Im Rahmen eines so genannten "Profit Recovery Plans", wie ihn zu Krisenzeiten auch sein Amtsvorgänger Ferdinand Piëch dem VW-Konzern verordnet hatte, versucht Pischetsrieder derzeit, Sparpotenziale zu heben, ohne die Budgets für neue Maschinen oder Marketinginitiativen, etwa im Hinblick auf den VW-Geländewagen Touareg (siehe Seite 19), zu beschneiden.
Erste Korrekturen der "Planungsrunde 50", die unter anderem alle Investitionsvorhaben für das laufende Jahr regelt, hat Pischetsrieder in enger Abstimmung mit VW-Chef-Controller Bruno Adelt bereits durchgesetzt. So werden im Nutzfahrzeugwerk Hannover Renovierungsarbeiten in den Mitarbeiterräumen, für die schon rund 20 Millionen Euro bewilligt waren, auf das kommende Jahr verschoben.

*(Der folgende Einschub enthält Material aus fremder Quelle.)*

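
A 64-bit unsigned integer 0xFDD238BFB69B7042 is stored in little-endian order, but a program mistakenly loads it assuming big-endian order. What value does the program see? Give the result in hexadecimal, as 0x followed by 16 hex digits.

Stored little-endian, the bytes at ascending addresses are 42 70 9B B6 BF 38 D2 FD.
Read back as big-endian, the last byte is least significant, giving 0x42709BB6BF38D2FD.

0x42709BB6BF38D2FD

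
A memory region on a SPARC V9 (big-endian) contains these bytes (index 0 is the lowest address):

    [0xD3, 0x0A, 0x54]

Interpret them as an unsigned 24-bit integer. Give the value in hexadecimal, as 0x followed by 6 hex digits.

Big-endian stores the most-significant byte at the lowest address.
The bytes are already most-significant first: 0xD30A54.

0xD30A54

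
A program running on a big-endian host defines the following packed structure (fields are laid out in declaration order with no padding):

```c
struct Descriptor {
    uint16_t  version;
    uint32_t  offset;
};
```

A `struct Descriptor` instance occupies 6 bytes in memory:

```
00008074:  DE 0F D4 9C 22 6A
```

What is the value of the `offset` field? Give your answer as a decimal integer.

`offset` follows `version` (2 bytes), so it starts at byte offset 2 and occupies 4 bytes.
Bytes at offsets 2..5: D4 9C 22 6A.
Big-endian: lowest address holds the most-significant byte.
The bytes are already most-significant first: 0xD49C226A.
0xD49C226A = 3567002218.

3567002218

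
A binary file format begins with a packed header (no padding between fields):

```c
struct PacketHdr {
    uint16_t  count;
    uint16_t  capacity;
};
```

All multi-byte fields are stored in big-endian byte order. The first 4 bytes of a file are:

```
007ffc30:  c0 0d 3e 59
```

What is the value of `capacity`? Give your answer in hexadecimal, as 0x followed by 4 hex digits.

`capacity` follows `count` (2 bytes), so it starts at byte offset 2 and occupies 2 bytes.
Bytes at offsets 2..3: 3E 59.
Big-endian: lowest address holds the most-significant byte.
The bytes are already most-significant first: 0x3E59.

0x3E59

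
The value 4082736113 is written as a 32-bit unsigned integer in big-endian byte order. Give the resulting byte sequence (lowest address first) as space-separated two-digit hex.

F3 59 9B F1

4082736113 in hexadecimal, padded to 32 bits, is 0xF3599BF1.
Split into bytes (most-significant first): F3 59 9B F1.
In big-endian order the high byte comes first in memory.
So the memory order matches the most-significant-first order: F3 59 9B F1.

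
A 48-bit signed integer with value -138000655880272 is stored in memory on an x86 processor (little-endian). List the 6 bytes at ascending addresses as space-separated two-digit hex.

B0 6F ED 37 7D 82

Two's complement of -138000655880272 in 48 bits: 138000655880272 = 0x7D82C8129050; invert → 0x827D37ED6FAF; add 1 → 0x827D37ED6FB0.
Split into bytes (most-significant first): 82 7D 37 ED 6F B0.
In little-endian order the low byte comes first in memory.
So at ascending addresses the bytes are B0 6F ED 37 7D 82.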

Eine weit teurere Modernisierung der Bausubstanz in der Kasseler VW-Fabrik wird möglicherweise ganz gestrichen. Und das Gebot für Volkswagen-Angestellte, bei Flugreisen innerhalb Europas in der günstigeren Economy-Class zu buchen, könnte schon bald auf Interkontinentalstrecken ausgeweitet werden.
Mit hohem Aufwand müssen die VW-Lenker derweil Anlaufprobleme ihrer neuen Luxuslimousine Phaeton beheben. Ein Software-Update des Infotainment-Systems konnte erst vor wenigen Tagen abgeschlossen werden. Auch aufgrund technischer Probleme mit der Luftfederung im Vorderachsbereich droht eine weitere Verzögerung der Auslieferung an Kunden - nach Informationen aus Unternehmenskreisen auf die zweite Hälfte des Septembers.